Here are a few things to contemplate when preparing to spring forward into new garden growth:
Plants are picky when it comes to their light requirements. So, before you buy any new ones, check to see how many hours of direct sun each planting area in your garden receives and choose flowers that are appropriate for each particular area. General guidelines are: Full sun (6+ hours of direct sunlight per day), partial shade (3-6 hours) or shade (less than 3 hours per day).
Easy Does It
Love flowers but don’t have a green thumb? Before you go running for the fake flora, head to your local plant market to talk with a pro about the plethora of easy-care options available. Or if you’re short on time, a quick internet search will turn up dozens of colorful, low-maintenance options for your home or yard, such as African violets, begonias and Christmas cactus.
Nature vs. Nurture
TLC goes a long way with living things. But no matter how much of it you lavish on your beloved blooms, they aren’t going to thrive in an environment that isn’t in harmony with what they were created to live in. Whether you reside in the dry desert or a more humid part of the hemisphere, a little research will save you time and money in the long run. The National Wildlife Federation has a simple to use resource (www.nwf.org/NativePlantFinder) to help you choose the plants that will work best in your area.

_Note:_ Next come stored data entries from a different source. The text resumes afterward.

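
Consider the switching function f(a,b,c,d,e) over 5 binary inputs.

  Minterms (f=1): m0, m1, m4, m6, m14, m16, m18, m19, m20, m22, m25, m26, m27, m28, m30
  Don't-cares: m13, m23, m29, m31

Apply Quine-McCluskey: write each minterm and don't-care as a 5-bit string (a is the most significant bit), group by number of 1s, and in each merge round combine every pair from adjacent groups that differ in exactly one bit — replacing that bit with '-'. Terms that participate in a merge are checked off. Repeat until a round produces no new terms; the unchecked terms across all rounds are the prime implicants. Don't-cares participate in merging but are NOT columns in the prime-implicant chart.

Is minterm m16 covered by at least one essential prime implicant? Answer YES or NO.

Round 0: 00000✓ 00001✓ 00100✓ 00110✓ 01101✓ 01110✓ 10000✓ 10010✓ 10011✓ 10100✓ 10110✓ 10111✓ 11001✓ 11010✓ 11011✓ 11100✓ 11101✓ 11110✓ 11111✓
Round 1: -0000✓ -0100✓ -0110✓ -1101 -1110✓ 0-110✓ 00-00✓ 0000- 001-0✓ 1-010✓ 1-011✓ 1-100✓ 1-110✓ 1-111✓ 10-00✓ 10-10✓ 10-11✓ 100-0✓ 1001-✓ 101-0✓ 1011-✓ 11-01✓ 11-10✓ 11-11✓ 110-1✓ 1101-✓ 111-0✓ 111-1✓ 1110-✓ 1111-✓
Round 2: --110 -0-00 -01-0 1--10✓ 1--11✓ 1-01-✓ 1-1-0 1-11-✓ 10--0 10-1-✓ 11--1 11-1-✓ 111--
Round 3: 1--1-
PIs = {--110, -0-00, -01-0, -1101, 0000-, 1--1-, 1-1-0, 10--0, 11--1, 111--}
Coverage chart:
  m0: -0-00,0000-
  m1: 0000- ←essential
  m4: -0-00,-01-0
  m6: --110,-01-0
  m14: --110 ←essential
  m16: -0-00,10--0
  m18: 1--1-,10--0
  m19: 1--1- ←essential
  m20: -0-00,-01-0,1-1-0,10--0
  m22: --110,-01-0,1--1-,1-1-0,10--0
  m25: 11--1 ←essential
  m26: 1--1- ←essential
  m27: 1--1-,11--1
  m28: 1-1-0,111--
  m30: --110,1--1-,1-1-0,111--
Essential: --110, 0000-, 1--1-, 11--1

NO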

Concerns about plant toxicity are one of the main reasons that many pet parents opt for a greenery-free home. However, there are a wide variety of plants (such as spider plants and various types of palms and ferns) that are not only safe for dogs and cats, but low-maintenance and great for purifying your air, as well. The ASPCA publishes a comprehensive list of both toxic and non-toxic plants (as well as 24/7 emergency poison hotline info) on their website aspca.org.
No matter the size of your living quarters, you can still enjoy the fresh beauty of foliage. One of the easiest ways to do this is to use spaces you wouldn’t traditionally consider for a garden, such as windowsills or fire escapes. And bathrooms are actually a wonderful habitat for some types of plants such as orchids and peace lilies. Bonus: you won’t need to remember to water them as often since they will soak up the humidity while you shower or bathe.
A little time spent planning for planting will reward you with a season full of splendor!